Excuses, excuses, all. I have so many for not writing. Remember a few months back, I very ambitiously announced a weekly post featuring a snippet of what I'd written that week? Yeah, that.
Well, here is the truth of why I stopped writing. It has nothing, nothing to do with my busy busy days. It has everything to do with a thought. One thought. Or two.
First thought: I pictured a family member reading my memoir. No matter that my nascent memoir is literally years from ever reaching publication stage. The family member wasn't my mom or sister (although that thought is scary, too). No, it was the image of another family member reading my someday-memoir, their lips pressed tight into a thin white line of anger and disapproval, that scared me silent.
Second thought: the second thought was more of an issue than a lone thought -- but the issue is that I wrote far enough into one section, that I ran smack up against one of the "Big Events" that affected my childhood. Big event, big repercussions for my and my family's life...and reader, I was sore afraid.
So, in a word: Fear.
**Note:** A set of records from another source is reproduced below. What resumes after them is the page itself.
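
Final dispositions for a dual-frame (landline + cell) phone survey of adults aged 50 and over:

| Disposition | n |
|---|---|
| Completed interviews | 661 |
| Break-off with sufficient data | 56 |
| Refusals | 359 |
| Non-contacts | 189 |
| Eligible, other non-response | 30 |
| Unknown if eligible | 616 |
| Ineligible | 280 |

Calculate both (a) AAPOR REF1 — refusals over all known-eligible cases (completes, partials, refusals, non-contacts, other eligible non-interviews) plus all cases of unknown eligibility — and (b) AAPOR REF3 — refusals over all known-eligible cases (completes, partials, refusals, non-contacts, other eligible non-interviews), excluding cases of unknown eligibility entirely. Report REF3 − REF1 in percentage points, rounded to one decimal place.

8.9

Top = 359
Denominator = 661 + 56 + 359 + 189 + 30 + 616 = 1911
REF1 = 359 / 1911 = 0.1879
Denominator = 661 + 56 + 359 + 189 + 30 = 1295
REF3 = 359 / 1295 = 0.2772
Difference = 27.72 − 18.79 = 8.93 percentage points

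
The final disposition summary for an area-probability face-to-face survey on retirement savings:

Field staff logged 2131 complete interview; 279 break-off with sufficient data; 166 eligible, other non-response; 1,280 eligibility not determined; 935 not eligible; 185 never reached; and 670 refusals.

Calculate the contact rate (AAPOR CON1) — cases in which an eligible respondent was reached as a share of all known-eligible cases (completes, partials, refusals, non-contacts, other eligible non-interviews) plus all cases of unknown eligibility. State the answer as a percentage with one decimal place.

68.9%

Num: 2131 + 279 + 670 + 166 = 3246
Denominator: 2131 + 279 + 670 + 185 + 166 + 1280 = 4711
CON1 = 3246 / 4711 = 0.6890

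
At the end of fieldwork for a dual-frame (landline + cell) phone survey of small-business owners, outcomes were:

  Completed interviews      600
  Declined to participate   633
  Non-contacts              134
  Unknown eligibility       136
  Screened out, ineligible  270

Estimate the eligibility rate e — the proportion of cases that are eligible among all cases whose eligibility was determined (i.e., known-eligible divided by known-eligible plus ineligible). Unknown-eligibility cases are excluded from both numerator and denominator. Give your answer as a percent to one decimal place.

83.5%

Known eligible: 600 + 633 + 134 = 1367
e = 1367 / (1367 + 270) = 1367 / 1637 = 0.8351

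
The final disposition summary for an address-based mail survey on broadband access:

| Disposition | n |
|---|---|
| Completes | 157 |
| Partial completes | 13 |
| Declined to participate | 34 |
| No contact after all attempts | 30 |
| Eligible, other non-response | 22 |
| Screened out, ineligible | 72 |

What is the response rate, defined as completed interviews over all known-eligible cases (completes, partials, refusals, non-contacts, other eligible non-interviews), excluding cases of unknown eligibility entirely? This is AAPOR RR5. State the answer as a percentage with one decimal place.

61.3%

Num: 157
Base: 157 + 13 + 34 + 30 + 22 = 256
RR5 = 157 / 256 = 0.6133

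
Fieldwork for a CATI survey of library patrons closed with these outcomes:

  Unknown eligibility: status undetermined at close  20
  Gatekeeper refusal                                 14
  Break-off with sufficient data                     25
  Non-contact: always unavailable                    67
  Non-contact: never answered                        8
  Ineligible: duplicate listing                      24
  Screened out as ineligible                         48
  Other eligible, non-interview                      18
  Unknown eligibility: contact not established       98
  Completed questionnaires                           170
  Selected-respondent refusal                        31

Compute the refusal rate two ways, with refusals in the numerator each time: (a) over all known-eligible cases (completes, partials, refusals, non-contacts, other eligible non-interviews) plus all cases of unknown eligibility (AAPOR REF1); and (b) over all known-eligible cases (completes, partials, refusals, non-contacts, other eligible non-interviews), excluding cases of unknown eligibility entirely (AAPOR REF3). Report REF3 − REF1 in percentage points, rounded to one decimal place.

Refusals = 14 + 31 = 45
Non-contacts = 8 + 67 = 75
Undetermined eligibility = 98 + 20 = 118
Not eligible = 48 + 24 = 72
Top → 45
Base → 170 + 25 + 45 + 75 + 18 + 118 = 451
REF1 = 45 / 451 = 0.0998
Base → 170 + 25 + 45 + 75 + 18 = 333
REF3 = 45 / 333 = 0.1351
Difference = 13.51 − 9.98 = 3.53 percentage points

3.5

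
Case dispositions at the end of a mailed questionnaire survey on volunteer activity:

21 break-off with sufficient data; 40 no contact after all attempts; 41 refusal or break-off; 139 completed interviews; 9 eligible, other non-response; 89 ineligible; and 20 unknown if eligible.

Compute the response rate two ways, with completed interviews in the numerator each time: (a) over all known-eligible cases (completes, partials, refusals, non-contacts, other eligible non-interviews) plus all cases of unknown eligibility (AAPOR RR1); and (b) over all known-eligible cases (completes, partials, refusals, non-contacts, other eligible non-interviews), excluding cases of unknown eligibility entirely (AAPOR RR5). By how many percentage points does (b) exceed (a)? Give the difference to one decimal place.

Numerator: 139
Base: 139 + 21 + 41 + 40 + 9 + 20 = 270
RR1 = 139 / 270 = 0.5148
Base: 139 + 21 + 41 + 40 + 9 = 250
RR5 = 139 / 250 = 0.5560
Difference = 55.60 − 51.48 = 4.12 percentage points

4.1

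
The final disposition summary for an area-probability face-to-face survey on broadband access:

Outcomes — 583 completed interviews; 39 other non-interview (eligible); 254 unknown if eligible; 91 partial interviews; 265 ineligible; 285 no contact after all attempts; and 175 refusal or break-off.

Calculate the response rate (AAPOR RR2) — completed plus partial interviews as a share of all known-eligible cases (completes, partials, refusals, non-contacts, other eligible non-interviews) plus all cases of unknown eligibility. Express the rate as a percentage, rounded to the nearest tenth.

Num → 583 + 91 = 674
Base → 583 + 91 + 175 + 285 + 39 + 254 = 1427
RR2 = 674 / 1427 = 0.4723

47.2%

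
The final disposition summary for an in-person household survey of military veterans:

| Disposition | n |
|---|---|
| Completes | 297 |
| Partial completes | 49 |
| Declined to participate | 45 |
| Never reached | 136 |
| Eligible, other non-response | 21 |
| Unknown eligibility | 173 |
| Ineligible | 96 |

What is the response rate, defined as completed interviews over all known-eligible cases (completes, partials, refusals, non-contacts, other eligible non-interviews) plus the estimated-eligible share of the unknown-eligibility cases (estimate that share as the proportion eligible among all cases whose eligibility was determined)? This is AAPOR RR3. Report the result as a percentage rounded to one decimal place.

42.7%

Numerator → 297
Eligible (known) → 297 + 49 + 45 + 136 + 21 = 548
e = 548 / (548 + 96) = 548 / 644 = 0.8509
e × U → 0.8509 × 173 = 147.21
Base → 548 + 147.21 = 695.21
RR3 = 297 / 695.21 = 0.4272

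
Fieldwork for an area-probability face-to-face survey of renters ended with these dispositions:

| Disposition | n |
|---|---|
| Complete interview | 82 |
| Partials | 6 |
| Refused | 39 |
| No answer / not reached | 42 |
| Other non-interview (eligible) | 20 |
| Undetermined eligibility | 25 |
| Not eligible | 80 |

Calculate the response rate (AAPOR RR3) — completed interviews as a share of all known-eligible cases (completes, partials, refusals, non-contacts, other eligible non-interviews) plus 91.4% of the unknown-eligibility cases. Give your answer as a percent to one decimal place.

Numerator → 82
Determined eligible → 82 + 6 + 39 + 42 + 20 = 189
Estimated eligible among unknowns → 0.9140 × 25 = 22.85
Denominator → 189 + 22.85 = 211.85
RR3 = 82 / 211.85 = 0.3871

38.7%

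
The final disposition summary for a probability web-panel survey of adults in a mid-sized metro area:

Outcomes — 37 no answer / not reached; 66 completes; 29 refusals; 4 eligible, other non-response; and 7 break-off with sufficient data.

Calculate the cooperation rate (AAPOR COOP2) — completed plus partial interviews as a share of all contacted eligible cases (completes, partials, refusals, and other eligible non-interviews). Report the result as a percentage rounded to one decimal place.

68.9%

Numerator → 66 + 7 = 73
Denominator → 66 + 7 + 29 + 4 = 106
COOP2 = 73 / 106 = 0.6887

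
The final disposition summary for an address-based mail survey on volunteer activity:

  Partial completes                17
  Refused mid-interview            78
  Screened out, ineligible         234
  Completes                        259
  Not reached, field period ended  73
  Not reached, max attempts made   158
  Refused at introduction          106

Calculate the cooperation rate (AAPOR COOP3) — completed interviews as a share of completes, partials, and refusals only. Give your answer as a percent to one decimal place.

56.3%

Refused = 106 + 78 = 184
No answer / not reached = 73 + 158 = 231
Num = 259
Denom = 259 + 17 + 184 = 460
COOP3 = 259 / 460 = 0.5630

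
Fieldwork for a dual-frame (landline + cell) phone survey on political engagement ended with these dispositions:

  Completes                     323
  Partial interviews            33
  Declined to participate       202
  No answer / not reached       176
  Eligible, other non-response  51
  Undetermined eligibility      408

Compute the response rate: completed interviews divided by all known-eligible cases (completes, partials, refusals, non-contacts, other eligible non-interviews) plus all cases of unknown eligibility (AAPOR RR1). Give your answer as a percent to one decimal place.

27.1%

Numerator: 323
Denominator: 323 + 33 + 202 + 176 + 51 + 408 = 1193
RR1 = 323 / 1193 = 0.2707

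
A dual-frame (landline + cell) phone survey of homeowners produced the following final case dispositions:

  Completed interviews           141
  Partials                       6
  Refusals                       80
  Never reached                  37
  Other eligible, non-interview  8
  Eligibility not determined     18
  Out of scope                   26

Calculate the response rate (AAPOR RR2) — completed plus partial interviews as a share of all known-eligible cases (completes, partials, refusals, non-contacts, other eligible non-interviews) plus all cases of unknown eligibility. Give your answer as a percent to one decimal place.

50.7%

Top → 141 + 6 = 147
Denom → 141 + 6 + 80 + 37 + 8 + 18 = 290
RR2 = 147 / 290 = 0.5069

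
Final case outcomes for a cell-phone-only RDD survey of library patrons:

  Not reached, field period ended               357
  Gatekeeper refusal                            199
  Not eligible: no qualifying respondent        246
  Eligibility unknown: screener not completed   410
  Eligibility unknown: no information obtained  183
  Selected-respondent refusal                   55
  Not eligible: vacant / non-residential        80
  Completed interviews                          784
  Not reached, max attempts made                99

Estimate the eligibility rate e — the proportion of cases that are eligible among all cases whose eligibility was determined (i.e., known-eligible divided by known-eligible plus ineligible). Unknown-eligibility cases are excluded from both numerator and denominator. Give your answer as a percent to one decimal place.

82.1%

Refused = 199 + 55 = 254
Never reached = 357 + 99 = 456
Unknown if eligible = 410 + 183 = 593
Ineligible = 246 + 80 = 326
Known eligible: 784 + 254 + 456 = 1494
e = 1494 / (1494 + 326) = 1494 / 1820 = 0.8209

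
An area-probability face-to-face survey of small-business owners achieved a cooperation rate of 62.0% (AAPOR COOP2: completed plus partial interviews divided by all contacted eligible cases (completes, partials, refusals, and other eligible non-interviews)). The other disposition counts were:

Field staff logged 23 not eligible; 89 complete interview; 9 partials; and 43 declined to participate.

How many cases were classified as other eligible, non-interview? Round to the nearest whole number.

Numerator: 89 + 9 = 98
COOP2 = 98 / D = 0.620
D = 98 / 0.620 = 158.1
Remaining denominator categories sum to 141
other eligible, non-interview = 158.1 − 141 ≈ 17

17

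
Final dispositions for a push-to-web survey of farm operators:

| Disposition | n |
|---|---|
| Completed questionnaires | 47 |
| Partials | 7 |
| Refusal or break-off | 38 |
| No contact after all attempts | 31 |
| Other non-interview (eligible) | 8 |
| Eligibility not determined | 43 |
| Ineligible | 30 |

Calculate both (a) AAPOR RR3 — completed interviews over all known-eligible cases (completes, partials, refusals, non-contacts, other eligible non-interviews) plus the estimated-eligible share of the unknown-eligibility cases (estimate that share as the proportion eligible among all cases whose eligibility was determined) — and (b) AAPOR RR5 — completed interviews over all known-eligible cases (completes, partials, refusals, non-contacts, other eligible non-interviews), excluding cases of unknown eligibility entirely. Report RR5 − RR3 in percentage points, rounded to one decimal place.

Numerator: 47
Known eligible: 47 + 7 + 38 + 31 + 8 = 131
e = 131 / (131 + 30) = 131 / 161 = 0.8137
Eligible share of unknowns: 0.8137 × 43 = 34.99
Denom: 131 + 34.99 = 165.99
RR3 = 47 / 165.99 = 0.2831
Denom: 47 + 7 + 38 + 31 + 8 = 131
RR5 = 47 / 131 = 0.3588
Difference = 35.88 − 28.31 = 7.57 percentage points

7.6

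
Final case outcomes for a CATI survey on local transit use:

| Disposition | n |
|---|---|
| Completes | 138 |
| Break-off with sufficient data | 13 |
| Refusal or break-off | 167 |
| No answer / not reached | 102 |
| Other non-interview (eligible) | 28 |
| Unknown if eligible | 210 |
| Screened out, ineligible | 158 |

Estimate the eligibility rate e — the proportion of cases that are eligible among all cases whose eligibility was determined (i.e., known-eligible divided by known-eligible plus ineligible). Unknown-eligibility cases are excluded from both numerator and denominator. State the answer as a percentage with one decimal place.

Eligible (known): 138 + 13 + 167 + 102 + 28 = 448
e = 448 / (448 + 158) = 448 / 606 = 0.7393

73.9%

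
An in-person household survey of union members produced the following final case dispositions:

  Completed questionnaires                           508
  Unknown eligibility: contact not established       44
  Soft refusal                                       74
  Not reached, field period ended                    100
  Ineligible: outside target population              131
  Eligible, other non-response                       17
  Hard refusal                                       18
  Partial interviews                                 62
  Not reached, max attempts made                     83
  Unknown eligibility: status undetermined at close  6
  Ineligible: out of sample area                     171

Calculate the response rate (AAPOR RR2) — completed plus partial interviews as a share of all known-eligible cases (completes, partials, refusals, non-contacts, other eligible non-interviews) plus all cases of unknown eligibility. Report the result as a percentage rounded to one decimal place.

Refused = 18 + 74 = 92
No answer / not reached = 100 + 83 = 183
Unknown if eligible = 44 + 6 = 50
Not eligible = 131 + 171 = 302
Numerator: 508 + 62 = 570
Denominator: 508 + 62 + 92 + 183 + 17 + 50 = 912
RR2 = 570 / 912 = 0.6250

62.5%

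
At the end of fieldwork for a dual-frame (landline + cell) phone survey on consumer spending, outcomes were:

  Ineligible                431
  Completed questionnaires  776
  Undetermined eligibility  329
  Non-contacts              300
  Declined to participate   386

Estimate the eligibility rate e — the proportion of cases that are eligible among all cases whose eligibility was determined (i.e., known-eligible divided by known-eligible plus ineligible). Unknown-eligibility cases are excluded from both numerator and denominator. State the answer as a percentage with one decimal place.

77.2%

Eligible (known): 776 + 386 + 300 = 1462
e = 1462 / (1462 + 431) = 1462 / 1893 = 0.7723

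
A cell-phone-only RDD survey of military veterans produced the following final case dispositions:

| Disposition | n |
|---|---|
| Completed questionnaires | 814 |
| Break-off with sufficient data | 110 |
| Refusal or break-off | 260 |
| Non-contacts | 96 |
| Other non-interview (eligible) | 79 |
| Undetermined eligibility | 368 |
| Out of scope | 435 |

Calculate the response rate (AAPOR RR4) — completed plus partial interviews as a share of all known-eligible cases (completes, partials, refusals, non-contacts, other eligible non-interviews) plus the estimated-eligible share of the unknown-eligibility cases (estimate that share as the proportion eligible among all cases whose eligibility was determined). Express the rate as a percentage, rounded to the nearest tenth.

Numerator → 814 + 110 = 924
Eligible (known) → 814 + 110 + 260 + 96 + 79 = 1359
e = 1359 / (1359 + 435) = 1359 / 1794 = 0.7575
Estimated eligible among unknowns → 0.7575 × 368 = 278.76
Denom → 1359 + 278.76 = 1637.76
RR4 = 924 / 1637.76 = 0.5642

56.4%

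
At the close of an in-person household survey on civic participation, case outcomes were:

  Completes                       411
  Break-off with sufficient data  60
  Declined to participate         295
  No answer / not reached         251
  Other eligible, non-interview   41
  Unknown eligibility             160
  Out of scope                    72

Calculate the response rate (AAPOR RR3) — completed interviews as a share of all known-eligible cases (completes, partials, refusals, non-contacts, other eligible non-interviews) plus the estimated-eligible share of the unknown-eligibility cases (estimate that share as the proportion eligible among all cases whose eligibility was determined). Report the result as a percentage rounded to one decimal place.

Top → 411
Eligible (known) → 411 + 60 + 295 + 251 + 41 = 1058
e = 1058 / (1058 + 72) = 1058 / 1130 = 0.9363
e × U → 0.9363 × 160 = 149.81
Denominator → 1058 + 149.81 = 1207.81
RR3 = 411 / 1207.81 = 0.3403

34.0%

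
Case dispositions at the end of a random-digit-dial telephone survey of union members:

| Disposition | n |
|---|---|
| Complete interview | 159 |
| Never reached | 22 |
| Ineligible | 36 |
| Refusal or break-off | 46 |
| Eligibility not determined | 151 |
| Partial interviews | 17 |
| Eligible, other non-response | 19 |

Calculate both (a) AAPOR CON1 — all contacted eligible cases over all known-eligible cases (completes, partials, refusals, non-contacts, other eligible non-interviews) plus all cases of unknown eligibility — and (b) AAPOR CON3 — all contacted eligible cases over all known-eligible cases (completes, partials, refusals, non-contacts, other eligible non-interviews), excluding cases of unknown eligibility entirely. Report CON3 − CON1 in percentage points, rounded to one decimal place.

33.4

Num: 159 + 17 + 46 + 19 = 241
Denominator: 159 + 17 + 46 + 22 + 19 + 151 = 414
CON1 = 241 / 414 = 0.5821
Denominator: 159 + 17 + 46 + 22 + 19 = 263
CON3 = 241 / 263 = 0.9163
Difference = 91.63 − 58.21 = 33.42 percentage points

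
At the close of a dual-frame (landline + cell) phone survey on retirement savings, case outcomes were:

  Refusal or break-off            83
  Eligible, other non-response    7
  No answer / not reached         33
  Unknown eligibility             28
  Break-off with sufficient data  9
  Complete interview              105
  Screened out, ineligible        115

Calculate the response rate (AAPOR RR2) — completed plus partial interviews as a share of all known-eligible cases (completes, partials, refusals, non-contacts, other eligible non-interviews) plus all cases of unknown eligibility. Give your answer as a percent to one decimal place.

Numerator: 105 + 9 = 114
Denominator: 105 + 9 + 83 + 33 + 7 + 28 = 265
RR2 = 114 / 265 = 0.4302

43.0%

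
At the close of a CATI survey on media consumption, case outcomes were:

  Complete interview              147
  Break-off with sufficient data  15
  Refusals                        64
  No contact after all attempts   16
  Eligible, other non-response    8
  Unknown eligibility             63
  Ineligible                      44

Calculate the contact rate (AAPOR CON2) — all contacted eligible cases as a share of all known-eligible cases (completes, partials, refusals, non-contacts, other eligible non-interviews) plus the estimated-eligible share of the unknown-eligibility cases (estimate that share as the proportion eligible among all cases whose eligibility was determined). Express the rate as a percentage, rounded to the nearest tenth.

77.1%

Top: 147 + 15 + 64 + 8 = 234
Eligible (known): 147 + 15 + 64 + 16 + 8 = 250
e = 250 / (250 + 44) = 250 / 294 = 0.8503
e × U: 0.8503 × 63 = 53.57
Base: 250 + 53.57 = 303.57
CON2 = 234 / 303.57 = 0.7708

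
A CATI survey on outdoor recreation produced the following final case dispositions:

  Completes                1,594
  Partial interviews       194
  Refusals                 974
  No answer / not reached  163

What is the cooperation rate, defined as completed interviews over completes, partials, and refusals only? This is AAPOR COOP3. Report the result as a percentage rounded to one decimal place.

Top = 1594
Denominator = 1594 + 194 + 974 = 2762
COOP3 = 1594 / 2762 = 0.5771

57.7%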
I became afraid to write any more, any further, any deeper into the story of my childhood and my family. Fear of family reaction, and my own fear of writing it all down, even for myself. I'm working through it: I have my trusty The Artist's Way on hand, and I'm trying to stay grounded in the present, and not fill my head with (too many) dark imaginings.
I Could Tell You Stories, by Patricia Hampl, has been illuminating in ways both helpful and cautionary. I think that Hampl is just terrific, one of the best memoirists around. A couple years back, I wrote about her book, The Florist's Daughter, here. I Could Tell You Stories is a collection of essays about the memoir form, and I immediately connected with how she describes the compulsion toward memoir for the writer, as opposed to fiction:
"Memorists, unlike fiction writers, do not really want to "tell a story." They want to tell it all -- the all of personal experience, of consciousness itself. That includes a story, but also the whole expanding universe of sensation and thought that flows beyond the confines of narrative and proves every life to be not only an isolated story line but a bit of the cosmos, spinning and streaming into the great, ungraspable pattern of existence. Memoirists wish to tell their mind, not their story."Yes! Precisely! This was the illuminating part, putting words to why I feel the compulsion toward memoir right now: to tell it all, not just the story, the "this is what happened" part. But then, in the last essay, "Other People's Secrets," Hampl writes of the people she has lost from her life over the years, because of her career devoted to "telling it all." So here is the cautionary word about memoir: people will get angry. People will be hurt, surprised, betrayed even. And usually, it is the people you least expect. In a sort of plea to the jury, to those who have left her, Hampl writes:
"I never understood the fury my desire to commemorate brought down upon me. The sense of betrayal --- when I thought I was just saying what I saw, drawn into utterance, I truly believed, by the buoyancy of loving life, all its strange particles. I didn't have a dark story of abuse to purvey or even a horde of delicious gossip. I was just taking pictures, I thought. But then, doesn't the "primitive" instinct know that the camera steals the soul?And a few paragraphs later:
"I've lost quite a few people along the way. And not to death. I lose them to writing. The one who accused me of appropriating her life, the one who said he was appalled, the poet miffed by my description of his shoes, the dear elderly priest who said he thought I understood the meaning of private conversation, this one, that one. Gone, gone. Their fading faces haven't faded at all, just receded, turned abruptly away from me, as is their right."Oh, crap. So yes: fear. For me, who shuns conflict and dreads confrontations, I have reached a rather thorny bridge. I'm determined to cross it, but perhaps I won't be displaying the process as publicly as I'd planned. No more "What I Wrote," with accompanying photos. The kids have five more weeks left of their "summer break" (how I hate that they return to school on August 10th, right when the heat really starts to bear down the worst here) and I admit, I won't be working on any "real" memoir writing during these lazy weeks. But by the end of August, I intend to get back on that horse and cross that thorny bridge and extend my awful metaphors for all they're worth.